The little boy clutched his mother’s hand, swaddled in clothes to keep him warm, red nose in a bright face beneath his yellow woollen bunnet, talking almost incessantly about his day out in Pollock Park just yesterday with Uncle Tony and Auntie Sheila. They had taken him horse riding, and then to a café for ice cream, in spite of the cold. He wasn’t complaining. And they, Addie reflected, seemed almost reborn. Happy to take on responsibility for a family they’d never had. Not, she knew, just out of Tiny’s loyalty to her dad, but because they wanted to.
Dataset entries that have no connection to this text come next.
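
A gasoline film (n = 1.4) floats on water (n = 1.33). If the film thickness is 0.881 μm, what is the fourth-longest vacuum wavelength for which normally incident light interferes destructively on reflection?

At the upper boundary (n = 1.0 to n = 1.4) the reflected ray undergoes a half-wave phase shift.
Ray reflecting at the bottom interface goes from n = 1.4 toward n = 1.33: no phase shift.
The two reflections differ by half a wavelength.
For dark reflection here: 2 n t = m λ.
λ = 2 n t / m. The fourth-longest wavelength is m = 4: λ = 2 × 1.4 × 881 / 4.00 = 617 nm.

617 nm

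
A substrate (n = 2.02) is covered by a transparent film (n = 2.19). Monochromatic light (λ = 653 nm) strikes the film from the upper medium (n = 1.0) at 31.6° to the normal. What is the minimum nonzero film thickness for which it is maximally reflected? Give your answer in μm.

At the upper boundary (n = 1.0 to n = 2.19) the reflected ray undergoes a half-wave phase shift.
At the lower boundary (n = 2.19 to n = 2.02) the reflected ray undergoes no phase shift.
Exactly one π shift → a net half-wave offset.
So the condition for constructive reflection is 2 n t cos θ_r = (m + ½) λ.
Snell's law: 1.0 sin 31.6° = 2.19 sin θ_r → sin θ_r = 0.239, cos θ_r = 0.971.
Minimum at m = 0: t = λ / (4 n cos θ_r) = 653 / (4 × 2.19 × 0.971) = 76.8 nm.

0.0768 μm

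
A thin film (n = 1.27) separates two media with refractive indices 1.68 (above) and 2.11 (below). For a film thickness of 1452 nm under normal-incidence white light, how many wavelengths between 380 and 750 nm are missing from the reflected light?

Top surface (1.68 → 1.27): reflection off a lower-index medium gives no phase shift.
Ray reflecting at the bottom interface goes from n = 1.27 toward n = 2.11: a half-wave phase shift.
Net: one phase inversion between the two reflected rays.
For dark reflection here: 2 n t = m λ.
λ = 2 n t / m = 3688 / m nm.
m=4: 922 nm (IR); m=5: 738 nm (visible); m=6: 615 nm (visible); m=7: 527 nm (visible); m=8: 461 nm (visible); m=9: 410 nm (visible); m=10: 369 nm (UV).

5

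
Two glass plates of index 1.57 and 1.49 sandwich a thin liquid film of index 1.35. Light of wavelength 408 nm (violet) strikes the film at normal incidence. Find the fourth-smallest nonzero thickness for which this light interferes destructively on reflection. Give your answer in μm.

0.604 μm

Top surface (1.57 → 1.35): reflection off a lower-index medium gives no phase shift.
Ray reflecting at the bottom interface goes from n = 1.35 toward n = 1.49: a half-wave phase shift.
Exactly one π shift → a net half-wave offset.
With one net inversion, destructive interference in reflection requires 2 n t = m λ.
The fourth-smallest nonzero thickness corresponds to m = 4: t = m λ / (2 n) = 4.00 × 408 / (2 × 1.35) = 604 nm.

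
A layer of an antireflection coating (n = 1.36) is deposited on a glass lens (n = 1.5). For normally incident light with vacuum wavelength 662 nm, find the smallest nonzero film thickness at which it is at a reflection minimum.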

Addie led Cameron down the path to Netherlee Road and they crossed to where the cemetery had been extended into the Linn Park. It was more open here. Less mature. And they found her dad’s grave easily among the rows of recent headstones. Placed in the ground close to where he had buried his wife ten years earlier.
There was a wooden bench on the edge of the path, and after she had laid her flowers on the grave, she lifted Cameron on to it and sat down beside him, staring at the simple inscription on the headstone.
Cameron Iain Brodie, 5th April 1996 to 23rd November 2051. Loving husband and father.
The time for tears was long gone, but the regret would linger a lifetime.
Cameron said, ‘I don’t know why my grampa had to die? Just when we found him.’ He thought about it. ‘Everyone else has a grampa. Some of the boys at school even have two.’ His sense of wonder at this was expressed in the emphasis he placed on the word. ‘You know what I wish, Mum?’
‘No, Cammie, what do you wish?’
‘I wish Grampa didn’t have to go to heaven.’
Addie pressed her lips together to contain her emotion. ‘Me too, Cammie. Me too.’